La strategia di Apple per massimizzare lo sviluppo in App Store

App Store aumenta i ricavi del 31% nell'ultimo trimestre

Il fatto che Apple abbia una riduzione del 30% degli abbonamenti acquistati tramite App Store non è una novità. Il mondo della tecnologia e i legislatori stanno dando uno sguardo più duro alle entrate di Apple.

Anche se di il vicepresidente senior del marketing Phil Schiller ha negato che l’azienda stesse apportando modifiche, una nuova politica consentirà agli sviluppatori di contestare le stesse regole con cui sono stati respinti dalla piattaforma, il che suggerisce che il cambiamento è nell’aria.

Secondo i suoi numeri , l’App Store ha facilitato oltre 500 miliardi di dollari in transazioni di e-commerce nel 2019. Per riferimento, il governo federale ha erogato circa 529 miliardi di dollari in prestiti alle imprese statunitensi nell’ambito del programma di protezione dello stipendio.

Data la sua enorme portata, è tempo che Apple cambi i suoi termini?

La struttura delle tariffe dell’App Store “sembra positivamente esagerata”

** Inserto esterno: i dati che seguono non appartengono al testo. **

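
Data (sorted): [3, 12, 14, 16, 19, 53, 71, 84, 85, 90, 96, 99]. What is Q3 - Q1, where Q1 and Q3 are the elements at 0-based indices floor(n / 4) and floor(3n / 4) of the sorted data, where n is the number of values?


The data has n = 12 elements.
Q1 index = floor(12 / 4) = floor(3) = 3; Q3 index = floor(3 * 12 / 4) = floor(9) = 9
Q1 = element at index 3 = 16
Q3 = element at index 9 = 90
IQR = 90 - 16 = 74
Final answer: 74


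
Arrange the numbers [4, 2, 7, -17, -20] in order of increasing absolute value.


Compute absolute values:
  |4| = 4
  |2| = 2
  |7| = 7
  |-17| = 17
  |-20| = 20
Absolute values in increasing order: 2 < 4 < 7 < 17 < 20
Listing the original numbers in that order gives the answer.
Final answer: [2, 4, 7, -17, -20]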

Apple sta iniziando a vedere che il suo approccio semplicistico e paternalistico alla coltivazione dell’economia delle app potrebbe fare più male che bene. Non è sempre stato così: in passato valeva la pena pagare Apple semplicemente per il privilegio di prendere parte al suo mercato in rapida espansione.

Ma l’economia digitale è passata dalle condizioni che hanno guidato la crescita prima: la novità inizialmente, poi un fiorente mercato pubblicitario sovralimentato dai social media. Il pendolo sta tornando a modalità di pagamento più tradizionali: pagamenti una tantum e abbonamenti per servizi senza fronzoli.

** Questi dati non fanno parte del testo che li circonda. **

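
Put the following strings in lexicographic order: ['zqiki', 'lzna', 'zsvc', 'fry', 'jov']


Compare strings character by character (the first differing letter decides):
  'fry' < 'jov' since 'f' < 'j' at position 1
  'jov' < 'lzna' since 'j' < 'l' at position 1
  'lzna' < 'zqiki' since 'l' < 'z' at position 1
  'zqiki' < 'zsvc' since 'q' < 's' at position 2
Chaining these comparisons gives the alphabetical order.
Final answer: ['fry', 'jov', 'lzna', 'zqiki', 'zsvc']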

In combinazione con l’emergere di piattaforme mobili non solo come strumenti per un consumo e una comunicazione semplici ma per un serio lavoro e produttività, la posta in gioco è aumentata. Le persone hanno iniziato a chiedersi, quale valore sta realmente fornendo Apple?

Apple è in una posizione di forza e potrebbe continuare a scuotere il settore, ma è diffidente nei confronti della perdita di partner nello sforzo di rendere la sua piattaforma davvero favorevole alla produttività.

Il mercato è più ampio e più complicato, con complicazioni multipiattaforma e cross-device di cui l’App Store e iOS possono essere solo una piccola parte, ma che richiedono una quota incredibilmente fuori misura.

Allenterà la presa, ma non c’è fretta. Sarebbe una costosa indignazione essere troppo permissivo e far sì che le sue nuove regole vengano giocate e riviste in fretta.

Consentire agli sviluppatori di respingere regole che non gradiscono consente ad Apple di lavorare molto, ma senza impegno. I grandi giocatori avranno una grande voce, senza dubbio, e la nuova normalità per l’App Store rifletterà una distinzione dagli interessi monetari, non un generoso cambiamento da parte di Apple.